Nobel, se ne va il giullare Fo arriva il menestrello Dylan

Il giullare ha ritrovato la sua regina

È morto Dario Fo. E ho qualche motivo in più di tristezza, perché lui e Franca Rame li ho conosciuti, e ci ho “lavorato” se mi si passa questo termine per dire di quel misto di sudore attivistico, passione politica e culturale che fu in Sicilia il primo anno di Mistero Buffo. Ebbi qualche parte nel loro “giro” – durato in due fasi all’incirca tre mesi – per un circuito alternativo di teatri e cinema in disuso, capannoni, luoghi di riunione abbandonati che l’indimenticabile Ugo Minichini ci mandò a riscoprire e riattivare per l’Arci (rifugio non dorato nel post ’68 per quelli di noi del “movimento” che non si rassegnavano al reducismo nelle organizzazioni di partito o nei gruppi). E qualche scambio di idee, qualche cena, qualche impressione mi rimasero impresse.

Erano anni di svolta, 1969/1970. Subito dopo ‘Ci ragiono e canto’ e prima ancora della rottura con la “sinistra tradizionale”, prima ancora della Comune e della Palazzina liberty, Dario Fo e Franca Rame avevano creato una entusiasmante ed esplosiva miscela di spettacolo cultura e militanza. Erano anche nella vita letteralmente due vulcani in permanente eruzione. Fo rispetto a Franca Rame (all’opposto di quel che sarebbe accaduto in tempi più recenti) mi sembrava un po’ più preoccupato di mantenere un filo di collegamento con la sinistra del Pci, e l’Arci nella versione movimentista dell’organizzazione siciliana si prestava a svolgere questo ruolo di precario tramite. In ogni caso, ci divertimmo molto.

Tra gli spettacoli in tournée uno comprendeva una performance dell’allora sconosciuto ma geniale Enzo Del Re, che con l’aiuto di una sedia cantava una struggente Avola composta dallo stesso Fo dopo la strage dei braccianti.
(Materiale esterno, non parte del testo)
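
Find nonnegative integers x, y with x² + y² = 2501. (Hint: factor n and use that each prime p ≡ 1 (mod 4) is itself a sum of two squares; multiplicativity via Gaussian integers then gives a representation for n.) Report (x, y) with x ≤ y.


Step 1: Factor n = 2501 = 41 · 61.
Step 2: Check the mod-4 condition on each prime factor: 41 ≡ 1 (mod 4), exponent 1; 61 ≡ 1 (mod 4), exponent 1.
All primes ≡ 3 (mod 4) appear to even exponent (or don't appear), so by the two-squares theorem n IS expressible as a sum of two squares.
Step 3: Build a representation. Here n = 41 · 61 is a product of primes ≡ 1 (mod 4). Each prime p ≡ 1 (mod 4) is itself a sum of two squares; find a² by testing p − a² for a perfect square:
  41: 41 − 1² = 40, 41 − 2² = 37, 41 − 3² = 32, 41 − 4² = 25 = 5² ⇒ 41 = 4² + 5².
  61: 61 − 1² = 60, 61 − 2² = 57, 61 − 3² = 52, 61 − 4² = 45, 61 − 5² = 36 = 6² ⇒ 61 = 5² + 6².
  Combine using the Brahmagupta–Fibonacci identity (a² + b²)(c² + d²) = (ac − bd)² + (ad + bc)² = (ac + bd)² + (ad − bc)²:
  41 · 61 = 2501: from (4² + 5²)(5² + 6²), take (4·5 − 5·6, 4·6 + 5·5) = (20 − 30, 24 + 25) = (-10, 49); dropping signs (only squares matter) gives (10, 49); check 10² + 49² = 100 + 2401 = 2501 ✓.
Step 4: Order so x ≤ y and verify: 10² + 49² = 100 + 2401 = 2501 = n. ✓

n = 2501 = 10² + 49² (one valid representation with x ≤ y).


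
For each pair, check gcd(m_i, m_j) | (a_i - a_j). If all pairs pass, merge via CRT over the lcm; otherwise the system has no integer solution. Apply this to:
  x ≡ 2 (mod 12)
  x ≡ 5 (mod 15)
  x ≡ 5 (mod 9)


Moduli 12, 15, 9 are not pairwise coprime, so CRT works modulo lcm(m_i) when all pairwise compatibility conditions hold.
Pairwise compatibility: gcd(m_i, m_j) must divide a_i - a_j for every pair.
Merge one congruence at a time:
  Start: x ≡ 2 (mod 12).
  Combine with x ≡ 5 (mod 15): gcd(12, 15) = 3; 5 - 2 = 3, which IS divisible by 3, so compatible.
    Write x = 2 + 12·t and substitute into x ≡ 5 (mod 15): 12·t ≡ 5 − 2 = 3 (mod 15).
    Divide the congruence (and modulus) by g = 3: 4·t ≡ 1 (mod 5).
    The inverse of 4 mod 5 is 4 (since 4·4 = 16 = 3·5 + 1), so t ≡ 4·1 = 4 ≡ 4 (mod 5).
    Then x = 2 + 12·4 = 50, valid modulo lcm(12, 15) = 60: x ≡ 50 (mod 60).
  Combine with x ≡ 5 (mod 9): gcd(60, 9) = 3; 5 - 50 = -45, which IS divisible by 3, so compatible.
    Write x = 50 + 60·t and substitute into x ≡ 5 (mod 9): 60·t ≡ 5 − 50 = -45 (mod 9).
    Divide the congruence (and modulus) by g = 3: 20·t ≡ -15 (mod 3).
    Reduce coefficients mod 3: 2·t ≡ 0 (mod 3).
    The inverse of 2 mod 3 is 2 (since 2·2 = 4 = 1·3 + 1), so t ≡ 2·0 = 0 ≡ 0 (mod 3).
    Then x = 50 + 60·0 = 50, valid modulo lcm(60, 9) = 180: x ≡ 50 (mod 180).
Verify: 50 mod 12 = 2, 50 mod 15 = 5, 50 mod 9 = 5.

x ≡ 50 (mod 180).


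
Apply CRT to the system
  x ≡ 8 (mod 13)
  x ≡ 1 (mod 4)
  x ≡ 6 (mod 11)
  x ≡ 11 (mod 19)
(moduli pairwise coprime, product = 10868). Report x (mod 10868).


Product of moduli M = 13 · 4 · 11 · 19 = 10868.
Merge one congruence at a time:
  Start: x ≡ 8 (mod 13).
  Combine with x ≡ 1 (mod 4); new modulus lcm = 52.
    Write x = 8 + 13·t and substitute into x ≡ 1 (mod 4): 13·t ≡ 1 − 8 = -7 (mod 4).
    Reduce coefficients mod 4: 1·t ≡ 1 (mod 4).
    So t ≡ 1 (mod 4).
    Then x = 8 + 13·1 = 21, valid modulo lcm(13, 4) = 52: x ≡ 21 (mod 52).
  Combine with x ≡ 6 (mod 11); new modulus lcm = 572.
    Write x = 21 + 52·t and substitute into x ≡ 6 (mod 11): 52·t ≡ 6 − 21 = -15 (mod 11).
    Reduce coefficients mod 11: 8·t ≡ 7 (mod 11).
    The inverse of 8 mod 11 is 7 (since 8·7 = 56 = 5·11 + 1), so t ≡ 7·7 = 49 ≡ 5 (mod 11).
    Then x = 21 + 52·5 = 281, valid modulo lcm(52, 11) = 572: x ≡ 281 (mod 572).
  Combine with x ≡ 11 (mod 19); new modulus lcm = 10868.
    Write x = 281 + 572·t and substitute into x ≡ 11 (mod 19): 572·t ≡ 11 − 281 = -270 (mod 19).
    Reduce coefficients mod 19: 2·t ≡ 15 (mod 19).
    The inverse of 2 mod 19 is 10 (since 2·10 = 20 = 1·19 + 1), so t ≡ 10·15 = 150 ≡ 17 (mod 19).
    Then x = 281 + 572·17 = 10005, valid modulo lcm(572, 19) = 10868: x ≡ 10005 (mod 10868).
Verify against each original: 10005 mod 13 = 8, 10005 mod 4 = 1, 10005 mod 11 = 6, 10005 mod 19 = 11.

x ≡ 10005 (mod 10868).


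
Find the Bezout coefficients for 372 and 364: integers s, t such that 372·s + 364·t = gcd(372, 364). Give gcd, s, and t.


Euclidean algorithm on (372, 364) — divide until remainder is 0:
  372 = 1 · 364 + 8
  364 = 45 · 8 + 4
  8 = 2 · 4 + 0
gcd(372, 364) = 4.
Track Bezout coefficients alongside the remainders: start with r₀ = 372 = a·1 + b·0 (s = 1, t = 0) and r₁ = 364 = a·0 + b·1 (s = 0, t = 1); each new remainder r_{k+1} = r_{k-1} − q_k·r_k inherits s_{k+1} = s_{k-1} − q_k·s_k, t_{k+1} = t_{k-1} − q_k·t_k, so r_k = a·s_k + b·t_k at every step:
  q = 1: r = 8, s = 1 − 1·0 = 1, t = 0 − 1·1 = -1  (check: 372·1 + 364·(-1) = 8)
  q = 45: r = 4, s = 0 − 45·1 = -45, t = 1 − 45·(-1) = 46  (check: 372·(-45) + 364·46 = 4)
The row with r = 4 (the gcd) gives the Bezout coefficients s = -45, t = 46.
Result: 372 · (-45) + 364 · (46) = 4.

gcd(372, 364) = 4; s = -45, t = 46 (check: 372·(-45) + 364·46 = 4).


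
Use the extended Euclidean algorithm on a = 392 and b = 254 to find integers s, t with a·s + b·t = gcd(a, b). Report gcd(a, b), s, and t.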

E nel “lavoro politico e culturale” che ci prestavamo a compiere figuravano anche la faticosa la “trovaroberia” della seggiola che svolgeva la funzione di strumento di percussione per Del Re, e i continui litigi e i compromessi con i questori siciliani che negavano sistematicamente anche a un’ora dalla messa in scena per “ragioni di sicurezza” i “permessi” nei teatri.

Lavorammo sodo, ed era – ma non lo sapevamo -vigilia di anni di golpe e di piombo. Il Fronte nazionale di Junio Valerio Borghese invitò a manganellarci sia la forza pubblica sia una milizia privata radunatisi accanto al teatro nella quale riconobbi le facce di certi liceali palermitani, futuri terroristi, Concutelli Mangiameli… Quando tanti anni dopo, gli chiesi un’intervista televisiva, Dario disse di ricordare “con intensità” quel tour in Sicilia che precedette la rottura con la sinistra “teatrale” e a cascata con quella politica, consumatasi in un seminario/laboratorio nello spartano residence Arci della foresta del Teso, sopra Pistoia.
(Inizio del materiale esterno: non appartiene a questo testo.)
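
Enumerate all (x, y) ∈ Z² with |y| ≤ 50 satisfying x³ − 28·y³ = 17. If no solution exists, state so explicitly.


The equation is x³ - 28y³ = 17. For fixed y, x³ = 28·y³ + 17, so a solution requires the RHS to be a perfect cube.
Strategy: iterate y from -50 to 50, compute RHS = 28·y³ + 17, and check whether it is a (positive or negative) perfect cube.
Check small values of y:
  y = 0: RHS = 17 is not a perfect cube.
  y = 1: RHS = 45 is not a perfect cube.
  y = -1: RHS = -11 is not a perfect cube.
  y = 2: RHS = 241 is not a perfect cube.
  y = -2: RHS = -207 is not a perfect cube.
  y = 3: RHS = 773 is not a perfect cube.
  y = -3: RHS = -739 is not a perfect cube.
Continuing the search up to |y| = 50 finds no solutions either.
No (x, y) in the scanned range satisfies the equation.

No integer solutions with |y| ≤ 50.


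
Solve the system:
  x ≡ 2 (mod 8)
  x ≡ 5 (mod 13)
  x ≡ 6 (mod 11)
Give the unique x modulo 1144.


Moduli 8, 13, 11 are pairwise coprime; by CRT there is a unique solution modulo M = 8 · 13 · 11 = 1144.
Solve pairwise, accumulating the modulus:
  Start with x ≡ 2 (mod 8).
  Combine with x ≡ 5 (mod 13): since gcd(8, 13) = 1, we get a unique residue mod 104.
    Write x = 2 + 8·t and substitute into x ≡ 5 (mod 13): 8·t ≡ 5 − 2 = 3 (mod 13).
    The inverse of 8 mod 13 is 5 (since 8·5 = 40 = 3·13 + 1), so t ≡ 5·3 = 15 ≡ 2 (mod 13).
    Then x = 2 + 8·2 = 18, valid modulo lcm(8, 13) = 104: x ≡ 18 (mod 104).
  Combine with x ≡ 6 (mod 11): since gcd(104, 11) = 1, we get a unique residue mod 1144.
    Write x = 18 + 104·t and substitute into x ≡ 6 (mod 11): 104·t ≡ 6 − 18 = -12 (mod 11).
    Reduce coefficients mod 11: 5·t ≡ 10 (mod 11).
    The inverse of 5 mod 11 is 9 (since 5·9 = 45 = 4·11 + 1), so t ≡ 9·10 = 90 ≡ 2 (mod 11).
    Then x = 18 + 104·2 = 226, valid modulo lcm(104, 11) = 1144: x ≡ 226 (mod 1144).
Verify: 226 mod 8 = 2 ✓, 226 mod 13 = 5 ✓, 226 mod 11 = 6 ✓.

x ≡ 226 (mod 1144).


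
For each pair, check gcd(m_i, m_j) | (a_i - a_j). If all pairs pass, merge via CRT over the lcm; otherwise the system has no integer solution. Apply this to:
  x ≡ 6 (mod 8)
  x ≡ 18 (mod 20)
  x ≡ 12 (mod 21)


Moduli 8, 20, 21 are not pairwise coprime, so CRT works modulo lcm(m_i) when all pairwise compatibility conditions hold.
Pairwise compatibility: gcd(m_i, m_j) must divide a_i - a_j for every pair.
Merge one congruence at a time:
  Start: x ≡ 6 (mod 8).
  Combine with x ≡ 18 (mod 20): gcd(8, 20) = 4; 18 - 6 = 12, which IS divisible by 4, so compatible.
    Write x = 6 + 8·t and substitute into x ≡ 18 (mod 20): 8·t ≡ 18 − 6 = 12 (mod 20).
    Divide the congruence (and modulus) by g = 4: 2·t ≡ 3 (mod 5).
    The inverse of 2 mod 5 is 3 (since 2·3 = 6 = 1·5 + 1), so t ≡ 3·3 = 9 ≡ 4 (mod 5).
    Then x = 6 + 8·4 = 38, valid modulo lcm(8, 20) = 40: x ≡ 38 (mod 40).
  Combine with x ≡ 12 (mod 21): gcd(40, 21) = 1; 12 - 38 = -26, which IS divisible by 1, so compatible.
    Write x = 38 + 40·t and substitute into x ≡ 12 (mod 21): 40·t ≡ 12 − 38 = -26 (mod 21).
    Reduce coefficients mod 21: 19·t ≡ 16 (mod 21).
    The inverse of 19 mod 21 is 10 (since 19·10 = 190 = 9·21 + 1), so t ≡ 10·16 = 160 ≡ 13 (mod 21).
    Then x = 38 + 40·13 = 558, valid modulo lcm(40, 21) = 840: x ≡ 558 (mod 840).
Verify: 558 mod 8 = 6, 558 mod 20 = 18, 558 mod 21 = 12.

x ≡ 558 (mod 840).


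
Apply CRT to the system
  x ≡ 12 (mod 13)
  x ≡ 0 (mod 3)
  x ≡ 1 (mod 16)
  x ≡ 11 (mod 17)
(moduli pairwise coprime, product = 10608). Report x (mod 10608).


Product of moduli M = 13 · 3 · 16 · 17 = 10608.
Merge one congruence at a time:
  Start: x ≡ 12 (mod 13).
  Combine with x ≡ 0 (mod 3); new modulus lcm = 39.
    Write x = 12 + 13·t and substitute into x ≡ 0 (mod 3): 13·t ≡ 0 − 12 = -12 (mod 3).
    Reduce coefficients mod 3: 1·t ≡ 0 (mod 3).
    So t ≡ 0 (mod 3).
    Then x = 12 + 13·0 = 12, valid modulo lcm(13, 3) = 39: x ≡ 12 (mod 39).
  Combine with x ≡ 1 (mod 16); new modulus lcm = 624.
    Write x = 12 + 39·t and substitute into x ≡ 1 (mod 16): 39·t ≡ 1 − 12 = -11 (mod 16).
    Reduce coefficients mod 16: 7·t ≡ 5 (mod 16).
    The inverse of 7 mod 16 is 7 (since 7·7 = 49 = 3·16 + 1), so t ≡ 7·5 = 35 ≡ 3 (mod 16).
    Then x = 12 + 39·3 = 129, valid modulo lcm(39, 16) = 624: x ≡ 129 (mod 624).
  Combine with x ≡ 11 (mod 17); new modulus lcm = 10608.
    Write x = 129 + 624·t and substitute into x ≡ 11 (mod 17): 624·t ≡ 11 − 129 = -118 (mod 17).
    Reduce coefficients mod 17: 12·t ≡ 1 (mod 17).
    The inverse of 12 mod 17 is 10 (since 12·10 = 120 = 7·17 + 1), so t ≡ 10·1 = 10 ≡ 10 (mod 17).
    Then x = 129 + 624·10 = 6369, valid modulo lcm(624, 17) = 10608: x ≡ 6369 (mod 10608).
Verify against each original: 6369 mod 13 = 12, 6369 mod 3 = 0, 6369 mod 16 = 1, 6369 mod 17 = 11.

x ≡ 6369 (mod 10608).


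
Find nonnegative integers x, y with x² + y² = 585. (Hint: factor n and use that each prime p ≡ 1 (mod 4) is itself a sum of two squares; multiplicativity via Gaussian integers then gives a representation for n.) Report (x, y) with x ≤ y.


Step 1: Factor n = 585 = 3^2 · 5 · 13.
Step 2: Check the mod-4 condition on each prime factor: 3 ≡ 3 (mod 4), exponent 2 (must be even); 5 ≡ 1 (mod 4), exponent 1; 13 ≡ 1 (mod 4), exponent 1.
All primes ≡ 3 (mod 4) appear to even exponent (or don't appear), so by the two-squares theorem n IS expressible as a sum of two squares.
Step 3: Build a representation. Group n = k² · m with k = 3 and m = 5 · 13 = 65 (a product of primes ≡ 1 (mod 4)); a representation of m scales to one of n via (k·x)² + (k·y)² = k²(x² + y²). Each prime p ≡ 1 (mod 4) is itself a sum of two squares; find a² by testing p − a² for a perfect square:
  5: 5 − 1² = 4 = 2² ⇒ 5 = 1² + 2².
  13: 13 − 1² = 12, 13 − 2² = 9 = 3² ⇒ 13 = 2² + 3².
  Combine using the Brahmagupta–Fibonacci identity (a² + b²)(c² + d²) = (ac − bd)² + (ad + bc)² = (ac + bd)² + (ad − bc)²:
  5 · 13 = 65: from (1² + 2²)(2² + 3²), take (1·2 − 2·3, 1·3 + 2·2) = (2 − 6, 3 + 4) = (-4, 7); dropping signs (only squares matter) gives (4, 7); check 4² + 7² = 16 + 49 = 65 ✓.
  Scale by k = 3: (3·4, 3·7) = (12, 21).
Step 4: Order so x ≤ y and verify: 12² + 21² = 144 + 441 = 585 = n. ✓

n = 585 = 12² + 21² (one valid representation with x ≤ y).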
Qui tra una canzone di Giovanna Marini, un intervento di Dario Fo e un’intemerata di Nanni Ricordi, quelli della futura Comune di Milano vennero addirittura alle mani con i teatranti “emiliani” che rivendicavano più spazio per le compagnie locali, delle quali per la verità – a differenza di Fo e Rame – non è rimasta alcuna traccia nella storia del teatro politico e popolare. Le strade si riunirono, si divisero, e poi tornarono a riunirsi e dividersi: ora che Dario Fo se ne è andato per sempre forse qualcuno farà l’autocritica per tante o poche divisioni che si sarebbero potute evitare.
Ma una risata anarchica e intelligente seppellirà, spero, ipocriti ripensamenti.